Nicaragua and Oman have the highest percentage of orders returned at 21.3%. This represents a possible opportunity to increase revenue by making the return policy more strict to attempt to lower the number of returned orders. The affect that a stricter return policy would have on customer experience should also be taken into account though.

We will next look at the number of returns for each language. This will help inform us of any language/communication issues thay may be causing a higher rate of purchase returns.

In [32]:
SELECT TOP 5 t1.Languages, 
        -- calculating percentage of orders that were returned
        ROUND((1.0 * COUNT(t2.Returned) / COUNT(*)), 2) AS pct_orders_returned
FROM logs as t1
        LEFT JOIN (SELECT duration_seconds, ip, country, Returned
        FROM logs 
        WHERE Returned = 'Yes') AS t2
        ON t1.duration_seconds = t2.duration_seconds
        AND t1.ip = t2.ip
GROUP BY t1.Languages
ORDER BY pct_orders_returned DESC;

Languages,pct_orders_returned
marathi,0.22
romanian,0.18
kinyarwanda,0.18
polish,0.17
Slovak,0.17


Marathi, a language spoken in India, has the highest percentage for orders returned (4% above the second language). A statistical test should be performed to determine if this percentage is statistically significantly greater than the 2nd highest percentage. If it is, this indicates that higher return rates could be linked to translation issues with the language. This means customers could be misinformed about products, resulting in higher return rates. The impact of language on return rates should be further investigated for the website as a whole to idenitfy if that is a frequent issue.

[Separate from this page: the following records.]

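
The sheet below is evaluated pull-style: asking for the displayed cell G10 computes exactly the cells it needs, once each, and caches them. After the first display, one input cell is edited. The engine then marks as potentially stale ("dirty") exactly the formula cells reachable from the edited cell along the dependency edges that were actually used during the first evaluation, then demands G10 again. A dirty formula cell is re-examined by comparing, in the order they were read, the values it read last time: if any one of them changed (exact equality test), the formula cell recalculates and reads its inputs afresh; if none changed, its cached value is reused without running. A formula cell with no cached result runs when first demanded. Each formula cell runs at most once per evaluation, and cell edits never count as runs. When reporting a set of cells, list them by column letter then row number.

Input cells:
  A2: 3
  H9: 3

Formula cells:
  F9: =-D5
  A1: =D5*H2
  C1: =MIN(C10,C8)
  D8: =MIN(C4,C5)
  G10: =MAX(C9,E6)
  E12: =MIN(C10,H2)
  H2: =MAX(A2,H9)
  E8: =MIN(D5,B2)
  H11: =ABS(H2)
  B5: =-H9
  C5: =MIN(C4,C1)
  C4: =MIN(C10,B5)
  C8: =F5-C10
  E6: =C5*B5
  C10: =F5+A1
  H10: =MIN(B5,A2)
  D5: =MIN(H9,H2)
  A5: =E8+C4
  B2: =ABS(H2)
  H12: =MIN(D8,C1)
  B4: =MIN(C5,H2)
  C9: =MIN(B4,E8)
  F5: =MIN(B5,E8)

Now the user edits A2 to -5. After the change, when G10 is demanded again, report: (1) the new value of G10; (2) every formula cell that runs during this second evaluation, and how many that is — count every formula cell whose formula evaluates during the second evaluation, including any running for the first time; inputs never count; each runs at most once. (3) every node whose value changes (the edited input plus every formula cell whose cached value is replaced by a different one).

First demand of the output computes:
  B5 = -(3) = -3
  H2 = MAX(3, 3) = 3
  B2 = ABS(3) = 3
  D5 = MIN(3, 3) = 3
  A1 = 3 * 3 = 9
  E8 = MIN(3, 3) = 3
  F5 = MIN(-3, 3) = -3
  C10 = -3 + 9 = 6
  C4 = MIN(6, -3) = -3
  C8 = -3 - 6 = -9
  C1 = MIN(6, -9) = -9
  C5 = MIN(-3, -9) = -9
  B4 = MIN(-9, 3) = -9
  C9 = MIN(-9, 3) = -9
  E6 = -9 * -3 = 27
  G10 = MAX(-9, 27) = 27

After the edit, cleaning proceeds:
  H2: a read changed (A2 3->-5) — executes, giving 3 — identical to its old value.
  B2: dirty, but its reads are unchanged (H2 unchanged); cached 3 stands.
  D5: dirty, but its reads are unchanged (H9 unchanged, H2 unchanged); cached 3 stands.
  A1: dirty, but its reads are unchanged (D5 unchanged, H2 unchanged); cached 9 stands.
  E8: dirty, but its reads are unchanged (D5 unchanged, B2 unchanged); cached 3 stands.
  F5: dirty, but its reads are unchanged (B5 unchanged, E8 unchanged); cached -3 stands.
  C10: dirty, but its reads are unchanged (F5 unchanged, A1 unchanged); cached 6 stands.
  C4: dirty, but its reads are unchanged (C10 unchanged, B5 unchanged); cached -3 stands.
  C8: dirty, but its reads are unchanged (F5 unchanged, C10 unchanged); cached -9 stands.
  C1: dirty, but its reads are unchanged (C10 unchanged, C8 unchanged); cached -9 stands.
  C5: dirty, but its reads are unchanged (C4 unchanged, C1 unchanged); cached -9 stands.
  B4: dirty, but its reads are unchanged (C5 unchanged, H2 unchanged); cached -9 stands.
  C9: dirty, but its reads are unchanged (B4 unchanged, E8 unchanged); cached -9 stands.
  E6: dirty, but its reads are unchanged (C5 unchanged, B5 unchanged); cached 27 stands.
  G10: dirty, but its reads are unchanged (C9 unchanged, E6 unchanged); cached 27 stands.

Note the absorption at H2: it re-runs yet its value is the same, leaving the output's value untouched.

Demanding G10 again yields 27.
1 formula cells run: H2.
The nodes whose values change: A2.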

The membership types associated with online purchases will now be investigated per country. It is important to note that each count of a membership type represents an online purchase but not a unique individual (no unique identifiers are present in dataset). It is likely that premium members make more frequent purchases than normal and non-members. This category therefore investigates purchases per membership type and not individuals per membership type.

In [33]:
-- first CTE for total website purchases per country
WITH totals AS (
    SELECT country, COUNT(*) AS total_purchases
    FROM logs
    GROUP BY country),

-- second CTE for website purchases per membership type per country
memberships AS (
    SELECT country, membership, COUNT(1) AS website_purchase
    FROM logs
    GROUP BY country, membership)

-- joining CTEs and calculating pct membership type for total purchases per country
SELECT memberships.country, membership, website_purchase, 1.0 * website_purchase/total_purchases AS pct_visits
FROM memberships
    LEFT JOIN totals
    ON memberships.country = totals.country
ORDER BY country;

country,membership,website_purchase,pct_visits
Albania,Not Logged In,17,0.009199134199
Albania,Premium,1185,0.641233766233
Albania,Normal,646,0.349567099567
Antigua and Barbuda,Normal,721,0.317901234567
Antigua and Barbuda,Premium,1527,0.67328042328
Antigua and Barbuda,Not Logged In,20,0.008818342151
Argentina,Normal,967,0.371494429504
Argentina,Premium,1612,0.619285439877
Argentina,Not Logged In,24,0.009220130618
Armenia,Not Logged In,20,0.009587727708


In [34]:
-- purchases per browser per country
SELECT country, Accessed_From, COUNT(1) AS purchases
FROM logs
GROUP BY country, Accessed_From
ORDER BY country;

country,Accessed_From,purchases
Albania,Microsoft Edge,171
Albania,Android App,392
Albania,Chrome,299
Albania,Safari,180
Albania,IOS App,233
Albania,Others,281
Albania,Mozilla Firefox,292
Antigua and Barbuda,IOS App,289
Antigua and Barbuda,Microsoft Edge,189
Antigua and Barbuda,Others,336